In contrast to the unusually high sedation doses needed, we still observed a high rate of ventilator-assisted spontaneous breathing, aiming to improve oxygenation and reduce diaphragmatic muscle loss in line with the literature [40, 41]. However, spontaneous breathing in patients with ARDS should be on a case-by-case decision. In the future, considering the challenging sedation requirements of patients with COVID-19, the use of volatile anesthetics should be considered in appropriate cases, in addition to the early use of combined sedatives [42].

Some limitations must be taken into account when interpreting our results. A potential limitation to the internal validity arises from a sampling bias in the study population: In our study we included a substantial number of patients referred to our hospital by primary care providers. This may have led to an assessment of patients who were more severely affected by COVID-19 compared to the general COVID-19 population. We also included ECMO patients, although the use of sedatives in ECMO has been described to be higher during the beginning of a ECMO run [43]. We could not determine to what extent this affects an increased dosage in prolonged ECMO applications under C-ARDS. Furthermore, we investigated a wide range of different sedatives in multiple combinations, which limits the generalizability of the observations. Moreover, we did not investigate whether a history of drugs or alcohol was present, which might have influenced the administration of any sedatives. The interpretation of our data is based on published reference values and must therefore be considered with the limitation of a missing non-C-ARDS control group. However, our findings are consistent with the frequently expressed observation of a massively increased need for sedation in critically ill COVID-19 patients. The authors feel confident, that the observations obtained within this study are applicable to patients suffering from COVID-19 requiring critical care therapy.

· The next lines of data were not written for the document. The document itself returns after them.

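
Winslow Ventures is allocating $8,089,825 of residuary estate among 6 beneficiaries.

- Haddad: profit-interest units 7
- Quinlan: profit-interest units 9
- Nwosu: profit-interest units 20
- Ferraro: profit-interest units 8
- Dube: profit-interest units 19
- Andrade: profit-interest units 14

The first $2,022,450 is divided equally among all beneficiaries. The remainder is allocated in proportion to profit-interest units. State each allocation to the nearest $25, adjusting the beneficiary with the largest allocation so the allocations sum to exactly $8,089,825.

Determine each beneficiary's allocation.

Haddad: $888,650 | Quinlan: $1,046,250 | Nwosu: $1,913,025 | Ferraro: $967,450 | Dube: $1,834,225 | Andrade: $1,440,225

Equal tier: $2,022,450 ÷ 6 = $337,075 apiece.
Remainder $6,067,375 by profit-interest units (total 77): Haddad 551,579.55 → $551,575; Quinlan 709,173.70 → $709,175; Nwosu 1,575,941.56 → $1,575,950; Ferraro 630,376.62 → $630,375; Dube 1,497,144.48 → $1,497,150; Andrade 1,103,159.09 → $1,103,150.
Totals: Haddad $337,075 + $551,575 = $888,650; Quinlan $337,075 + $709,175 = $1,046,250; Nwosu $337,075 + $1,575,950 = $1,913,025; Ferraro $337,075 + $630,375 = $967,450; Dube $337,075 + $1,497,150 = $1,834,225; Andrade $337,075 + $1,103,150 = $1,440,225.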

However, it remains unclear what causes the impaired sedation. Nevertheless, early hyposmia was described as a characteristic symptom of COVID-19 [44]. In the meantime, it could be demonstrated that the novel corona virus by far does not only causes an infection of the lungs, but can also affect the central nervous system in addition many other organs. Especially in severely affected COVID-19 patients with viremia, an alteration of the CNS is conceivable [45]. Thus, the aggravated sedation could occur as a consequence of an infection of the central nervous system.

Future studies should address the underlying reasons for the observed high sedative medications required in patients with C-ARDS.

Conclusion

The global pandemic continues to affect patients severely, leading to the necessity of ventilation and sedation, but optimal sedation strategies are still lacking. The findings of our observation suggest unusual high dosages of sedatives in mechanically ventilated patients with COVID-19. Prescribed sedation levels appear to be achievable only with multiple combinations of sedatives in most critically ill patients suffering from C-ARDS and a potential association to the often required sophisticated critical care including prone positioning and ECMO treatment seems conceivable.

Supporting information

S1 Table. Applied sedatives and analgetic dosages.

(DOCX)

Data Availability

Data cannot be shared publicly. The datasets generated and/or analyzed during the current study are not publicly available due to national data protection laws but are available upon reasonable request from the corresponding author, or via the data protection officer of the University Hospital Frankfurt (Datenschutz@kgu.de).

Funding Statement

The author(s) received no specific funding for this work.